Proche de cette mouvance, un théosophe suisse, Alfredo Pioda, tente de créer un « couvent laïc » dès 1889. Le groupe prend le nom de Fraternitas et s’installe près d’Ascona dans le canton suisse du Tessin, dont Pioda est conseiller national. Il choisit un site idyllique, la colline de La Monescia dominant le Lac Majeur, rebaptisée alors Monte Verità (le mont Vérité), le lieu de la quête de la vérité. Pioda est rejoint par Franz Hartmann et la comtesse Wachtmeister, membres de la Société théosophique. La petite communauté végétarienne est à la recherche d’un mode de vie alternatif, en contact étroit avec la nature. Les membres construisent quelques cabanes, mais ce premier élan colonisateur échoue.

C’est alors qu'en 1900, Henri Oedenkoven, fils d’un riche industriel belge, et sa femme la pianiste austro-hongroise Ida Hofmann, rachètent à Pioda les 3,5 hectares de terres de sa propriété pour faire naître sur les ruines de Fraternitas une vraie communauté végétarienne de « Réforme de la vie ». Elle est simplement baptisée Monte Verità. Sur cette acropole alpine, pensent-ils, leur imagination pourra être stimulée par « l’énergie » du lieu pour l'édification d'un futur plus paisible, un nouvel âge d'or.

Ils envisagent de créer un sanatorium végétalien coopératif dédié à la naturopathie et aux cures d’air. Ce sont en tout sept pionniers, hommes et femmes, anciens habitués d’un cercle anarchiste munichois, qui défrichent les terres, cultivent leurs légumes, construisent des huttes. Ils rejettent tout produit manufacturé, vivent nus ou vêtus de simples pièces de tissu. Parmi eux, des personnalités d'horizons divers : Gustav Gräser, ou Gusto Greser (1879 - 1958) poète anarchiste ambulant qui séjourna à Himmelhof à Vienne, et son frère Karl, ou encore l'anarchiste catholique Lotte Hattemer. Ida Hofman-Oedenkoven entretient l'intérêt du groupe pour les idées de Tolstoï. Elle publie à partir de 1902 des ouvrages de promotion du végétarisme ou de l’émancipation des femmes. À Monte Verità, on envisage une révolution matriarcale : les individus en couple sont libres de vivre des relations extraconjugales.

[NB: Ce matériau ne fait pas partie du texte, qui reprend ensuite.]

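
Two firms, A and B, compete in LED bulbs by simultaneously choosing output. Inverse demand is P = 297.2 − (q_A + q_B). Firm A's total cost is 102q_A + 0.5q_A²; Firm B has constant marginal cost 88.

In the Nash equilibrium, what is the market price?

174.48

Firm A's profit: π = q_A(297.2 − (q_A + q_B)) − 102q_A − 0.5q_A².
∂π/∂q_A = 195.2 − 3q_A − q_B = 0, so q_A = 976/15 − (1/3)q_B.
For B: ∂π/∂q_B = 209.2 − 2q_B − q_A = 0 ⇒ q_B = 104.6 − 0.5q_A.
Plugging q_B into A's best response: q_A = 976/15 − (1/3)(104.6 − 0.5q_A) ⇒ (5/6)q_A = 30.2, so q_A = 36.24.
Then q_B = 104.6 − 0.5·36.24 = 86.48.
Equilibrium price: P = 297.2 − 122.72 = 174.48.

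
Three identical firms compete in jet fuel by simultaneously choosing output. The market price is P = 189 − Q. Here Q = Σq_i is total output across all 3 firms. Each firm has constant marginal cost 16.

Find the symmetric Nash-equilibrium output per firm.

43.25

A representative firm's profit is π_i = q_i(189 − Q) − 16q_i, with Q = q_i + Σ_{j≠i} q_j.
First-order condition: 173 − 2q_i − Σ_{j≠i} q_j = 0.
In a symmetric equilibrium every firm chooses the same q, so Σ_{j≠i} q_j = 2q. The condition becomes 173 − 4q = 0, giving q = 173/4 = 43.25.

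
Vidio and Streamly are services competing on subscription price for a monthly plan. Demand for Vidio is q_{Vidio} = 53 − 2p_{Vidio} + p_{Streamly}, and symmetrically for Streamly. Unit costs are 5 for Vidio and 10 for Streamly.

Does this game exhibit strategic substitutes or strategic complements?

Vidio's profit: π = (p_{Vidio} − 5)(53 − 2p_{Vidio} + p_{Streamly}).
∂π/∂p_{Vidio} = 63 − 4p_{Vidio} + p_{Streamly} = 0 ⇒ p_{Vidio} = 15.75 + 0.25p_{Streamly}.
The best-response slope dp_{Vidio}/dp_{Streamly} = 0.25 > 0: the reaction function is upward-sloping, so the choices are strategic complements.

strategic complements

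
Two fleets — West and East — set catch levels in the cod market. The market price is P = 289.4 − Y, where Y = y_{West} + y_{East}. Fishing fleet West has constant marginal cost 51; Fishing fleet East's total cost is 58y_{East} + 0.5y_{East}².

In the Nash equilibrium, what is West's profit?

Fishing fleet West's profit: π = y_{West}(289.4 − (y_{West} + y_{East})) − 51y_{West}.
∂π/∂y_{West} = 238.4 − 2y_{West} − y_{East} = 0, so y_{West} = 119.2 − 0.5y_{East}.
For East: ∂π/∂y_{East} = 231.4 − 3y_{East} − y_{West} = 0 ⇒ y_{East} = 1157/15 − (1/3)y_{West}.
Solving the two reaction functions simultaneously: (1 − (−0.5)(−1/3))y_{West} = 119.2 − 0.5·(1157/15), so (5/6)y_{West} = 2419/30 and y_{West} = 96.76.
Then y_{East} = 1157/15 − (1/3)·96.76 = 44.88.
Price P = 289.4 − 141.64 = 147.76.
West's profit: (147.76 − 51)·96.76 = 9362.4976.

9362.4976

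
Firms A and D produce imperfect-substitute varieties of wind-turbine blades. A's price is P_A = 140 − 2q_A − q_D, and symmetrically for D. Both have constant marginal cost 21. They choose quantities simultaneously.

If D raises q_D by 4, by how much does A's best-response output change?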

En 1905, Henri Oedenkoven officialise seulement la fondation en publiant les « Statuts provisoires de la société végétarienne du Monte Verità », dont l'objet est l'élaboration de nouveaux modes de vies en vue « d’un meilleur accord avec les lois de la nature ». Les statuts précisent les théories en vigueur au sanatorium, dont la promotion d’un régime strictement végétalien pour les curistes : « comme toutes les autres méthodes de guérison, la cure végétalienne part du principe qu’un organisme, dans la mesure où il est capable de vivre, possède en lui-même suffisamment de force pour induire sa propre guérison, à condition qu’il lui soit permis de vivre en accord avec les lois de la nature » (Landmann 1930, p. 151). Les deux grands principes, régime végétalien et naturisme, sont ainsi les moyens de poursuivre l’objectif final de la communauté : la redéfinition des conditions du bonheur.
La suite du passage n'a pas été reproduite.